- Type: Studentship
- Awarded for: Research in Spanish studies at the Instituto Valencia of Don Juan, Madrid
- Sponsored by: University of Oxford
- Location: Oxford, England
- Country: United Kingdom
- Established: 10 July 1920
- Open to: Members of the University of Oxford
- Website: www.ox.ac.uk/students/fees-funding/prizes-and-awards/osma

= De Osma Studentship =

Oxford award for Spanish studies

The De Osma Studentship is an academic award of the University of Oxford supporting research in Spanish studies, including archaeology, art, geography, history, language, and literature. It provides opportunities for students to work at the Instituto Valencia of Don Juan in Madrid.

Established in 1920, it was among the first Oxford endowments devoted to Spanish studies and remains one of the university's oldest travel studentships.

== History ==
The Universities Tests Act 1871 lifted religious restrictions on the universities of England (Oxford, Cambridge, and Durham), allowing them to enroll non-Anglican students, including Catholics. The first Spaniard to study at Oxford, following the Universities Tests Act 1871, was Guillermo de Osma (1853–1922). Osma obtained a first-class degree in modern history.
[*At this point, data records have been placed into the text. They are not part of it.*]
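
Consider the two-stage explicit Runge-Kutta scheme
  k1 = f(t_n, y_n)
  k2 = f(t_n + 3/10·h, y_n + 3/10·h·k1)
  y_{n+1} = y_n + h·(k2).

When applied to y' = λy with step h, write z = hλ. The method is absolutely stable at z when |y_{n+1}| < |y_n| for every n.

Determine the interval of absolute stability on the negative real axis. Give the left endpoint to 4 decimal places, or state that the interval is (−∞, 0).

(-3.3333, 0).

Test eqn y'=λy, z=hλ:
  k1=λy_n ⇒ h·k1=z·y_n;  k2=λ(1+3/10z)y_n ⇒ h·k2=z(1+3/10z)y_n
  y_{n+1}/y_n = 1 + z(1+3/10z) = 1 + z + 3/10z²
  ⇒ R(z) = 1 + z + 3/10z².

Find x<0 with |R(x)|<1.
x=-0.63: |R|=0.4891
R=1: x+3/10x²=0 ⇒ x=−10/3=-3.3333; min R=1−1/(4·3/10)=0.1667>−1
Confirm numerically:
  x=-3.191: |R|=0.86374 <1
  x=-1.758: |R|=0.16917 <1
  x=-1.407: |R|=0.18689 <1
  x=-3.879: |R|=1.63499 >1
  x=-3.614: |R|=1.30430 >1
Stable set (-3.3333, 0).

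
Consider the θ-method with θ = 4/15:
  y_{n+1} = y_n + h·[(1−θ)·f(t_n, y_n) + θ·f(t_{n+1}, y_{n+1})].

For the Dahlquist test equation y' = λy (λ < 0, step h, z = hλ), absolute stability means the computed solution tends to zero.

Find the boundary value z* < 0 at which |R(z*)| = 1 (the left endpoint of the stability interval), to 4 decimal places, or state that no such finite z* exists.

Test eqn y'=λy, z=hλ:
  y_{n+1} = y_n + z·[11/15·y_n + 4/15·y_{n+1}] ⇒ (1 − 4/15z)y_{n+1} = (1 + 11/15z)y_n
  R(z) = (1 + 11/15z)/(1 − 4/15z).

Find x<0 with |R(x)|<1.
x=-1.46: |R|=0.0509
R=−1: 1+11/15x = −1+4/15x ⇒ -7/15x=2 ⇒ x=2/(-7/15)=-4.2857
Confirm numerically:
  x=-3.741: |R|=0.87275 <1
  x=-3.669: |R|=0.85453 <1
  x=-3.573: |R|=0.82968 <1
  x=-2.728: |R|=0.57919 <1
  x=-4.687: |R|=1.08323 >1
  x=-4.335: |R|=1.01067 >1
Interval (-4.2857, 0).

z* = -4.2857.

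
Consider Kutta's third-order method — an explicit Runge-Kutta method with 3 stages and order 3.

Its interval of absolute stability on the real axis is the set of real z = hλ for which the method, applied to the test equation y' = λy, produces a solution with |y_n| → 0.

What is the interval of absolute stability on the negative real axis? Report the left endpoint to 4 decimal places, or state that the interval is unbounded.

(-2.5127, 0).

Set f=λy, z=hλ:
  order 3, 3-stage ⇒ R(z)=1+z+z^2/2+z^3/6
  (e.g. R(-1.52)=0.04990, |R|=0.04990)

Need |R(x)|<1, x<0.
x=-1.52: |R|=0.0499
|R(-2.62)|=1.1853 |R(-2.42)|=0.8539 |R(-1.72)|=0.0889
Bisect:
  x_lo=-2.9491 |R|=1.8752  x_hi=-0.3749 |R|=0.6866
  mid=-1.66200 |R|=0.04602 →hi
  mid=-2.30554 |R|=0.69030 →hi
  mid=-2.62730 |R|=1.19853 →lo
  mid=-2.46642 |R|=0.92544 →hi
  mid=-2.54686 |R|=1.05698 →lo
  mid=-2.50664 |R|=0.98999 →hi
  mid=-2.52675 |R|=1.02318 →lo
  mid=-2.51670 |R|=1.00651 →lo
  mid=-2.51167 |R|=0.99823 →hi
  mid=-2.51418 |R|=1.00236 →lo
  ...
  [-2.51277,-2.51261] ⇒ x*=-2.5127
So |R|<1 on (-2.5127, 0).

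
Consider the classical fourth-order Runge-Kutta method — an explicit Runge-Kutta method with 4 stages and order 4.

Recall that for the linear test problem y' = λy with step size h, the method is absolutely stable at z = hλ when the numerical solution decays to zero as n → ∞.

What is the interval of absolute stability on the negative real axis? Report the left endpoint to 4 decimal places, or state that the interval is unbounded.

(-2.7853, 0).

Set f=λy, z=hλ:
  order 4, 4-stage ⇒ R(z)=1+z+z^2/2+z^3/6+z^4/24
  (e.g. R(-0.59)=0.55487, |R|=0.55487)

Find x<0 with |R(x)|<1.
x=-0.59: |R|=0.5549
|R(-3.1)|=1.5878 |R(-3.08)|=1.5432 |R(-2.22)|=0.4327
Bisect:
  x_lo=-3.3842 |R|=2.3477  x_hi=-0.1621 |R|=0.8503
  mid=-1.77317 |R|=0.28161 →hi
  mid=-2.57869 |R|=0.73064 →hi
  mid=-2.98144 |R|=1.33831 →lo
  mid=-2.78006 |R|=0.99214 →hi
  mid=-2.88075 |R|=1.15372 →lo
  mid=-2.83041 |R|=1.07018 →lo
  mid=-2.80524 |R|=1.03049 →lo
  mid=-2.79265 |R|=1.01115 →lo
  mid=-2.78636 |R|=1.00161 →lo
  ...
  [-2.78537,-2.78518] ⇒ x*=-2.7853
Stable set (-2.7853, 0).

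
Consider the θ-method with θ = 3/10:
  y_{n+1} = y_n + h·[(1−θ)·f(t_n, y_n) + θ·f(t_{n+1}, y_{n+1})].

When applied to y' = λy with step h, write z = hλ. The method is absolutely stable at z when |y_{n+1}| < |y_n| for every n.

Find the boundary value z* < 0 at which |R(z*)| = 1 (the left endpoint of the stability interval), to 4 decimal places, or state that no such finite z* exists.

z* = -5.0000.

On y'=λy, z=hλ:
  y_{n+1} = y_n + z·[7/10·y_n + 3/10·y_{n+1}] ⇒ (1 − 3/10z)y_{n+1} = (1 + 7/10z)y_n
  ⇒ R(z) = (1 + 7/10z)/(1 − 3/10z).

Find x<0 with |R(x)|<1.
x=-1.5: |R|=0.0345
R=−1: 1+7/10x = −1+3/10x ⇒ -2/5x=2 ⇒ x=2/(-2/5)=-5.0000
Confirm numerically:
  x=-4.620: |R|=0.93630 <1
  x=-3.727: |R|=0.75960 <1
  x=-2.867: |R|=0.54131 <1
  x=-5.224: |R|=1.03490 >1
  x=-5.034: |R|=1.00542 >1
So |R|<1 on (-5.0000, 0).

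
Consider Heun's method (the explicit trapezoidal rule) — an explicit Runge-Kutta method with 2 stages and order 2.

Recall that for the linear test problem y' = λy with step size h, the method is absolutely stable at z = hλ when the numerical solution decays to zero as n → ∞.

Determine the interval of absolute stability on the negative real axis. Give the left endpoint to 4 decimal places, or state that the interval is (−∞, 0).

z∈(-2.0000,0).

Set f=λy, z=hλ:
  order 2, 2-stage ⇒ R(z)=1+z+z^2/2
  (e.g. R(-0.49)=0.63005, |R|=0.63005)

Solve |R(x)|<1 on ℝ⁻.
x=-0.49: |R|=0.6300
|R(-2.16)|=1.1728 |R(-1.99)|=0.9900 |R(-1.87)|=0.8785
Bisect:
  x_lo=-2.6325 |R|=1.8326  x_hi=-0.2862 |R|=0.7547
  mid=-1.45938 |R|=0.60552 →hi
  mid=-2.04597 |R|=1.04702 →lo
  mid=-1.75267 |R|=0.78326 →hi
  mid=-1.89932 |R|=0.90439 →hi
  mid=-1.97264 |R|=0.97302 →hi
  mid=-2.00930 |R|=1.00935 →lo
  mid=-1.99097 |R|=0.99101 →hi
  ...
  [-2.00014,-2.00000] ⇒ x*=-2.0000
Interval (-2.0000, 0).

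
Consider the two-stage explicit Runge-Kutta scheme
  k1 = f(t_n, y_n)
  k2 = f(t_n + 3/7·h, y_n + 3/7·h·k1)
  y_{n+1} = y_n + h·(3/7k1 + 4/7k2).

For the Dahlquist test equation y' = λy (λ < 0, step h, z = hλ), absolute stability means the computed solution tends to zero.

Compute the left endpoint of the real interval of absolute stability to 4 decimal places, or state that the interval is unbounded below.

Test eqn y'=λy, z=hλ:
  k1=λy_n ⇒ h·k1=z·y_n;  k2=λ(1+3/7z)y_n ⇒ h·k2=z(1+3/7z)y_n
  y_{n+1}/y_n = 1 + 3/7z + 4/7z(1+3/7z) = 1 + z + 12/49z²
  so R(z) = 1 + z + 12/49z².

Boundary: |R(x)|=1, x<0.
x=-1.17: |R|=0.1652
R=1: x+12/49x²=0 ⇒ x=−49/12=-4.0833; min R=1−1/(4·12/49)=-0.0208>−1
Confirm numerically:
  x=-3.997: |R|=0.91549 <1
  x=-2.907: |R|=0.16255 <1
  x=-2.366: |R|=0.00493 <1
  x=-1.810: |R|=0.00769 <1
  x=-4.651: |R|=1.64658 >1
  x=-4.642: |R|=1.63510 >1
  x=-4.555: |R|=1.52615 >1
So |R|<1 on (-4.0833, 0).

z* = -4.0833.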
On 15 March 1916 de Osma founded the Instituto Valencia of Don Juan in Madrid. In 1920 de Osma endowed the University of Oxford with £2,110 to establish a scholarship for the study of Spanish at the Instituto. The studentship admitted both men and women from the outset.

== Overview ==
The award is open to undergraduate and graduate members of the University of Oxford of any nationality. Candidates must demonstrate competence in written and spoken Spanish and propose a defined programme of study linked to the Instituto. Research typically focuses on areas for which the Instituto provides resources, including Spanish art, material culture, and early historical documents.

== Administration and tenure ==
The studentship is administered by the chancellor of the University of Oxford and is normally held for at least six weeks, most often during the Easter vacation. As of 2025, awards are valued at about £3,000. Holders undertake independent research in Madrid under arrangements with the Instituto Valencia of Don Juan.

== Notable recipients ==
- Alan Forey (born 1933) – British historian
- Ronald Hilton (1911–2007) – British-American journalist
- Henry Kamen (born 1936) – British historian
- George Alfred Kolkhorst (1897–1958) – First de Osma Student.
- Jeremy Lawrance (born 1952) – British historian
- Anthony Luttrell (born 1932) – Historian of the crusader states and Rhodes.
- Inez Pearn (1913–1976) – British novelist
- Peter Edward Lionel Russell (1913–2006) – Historian of Iberian studies.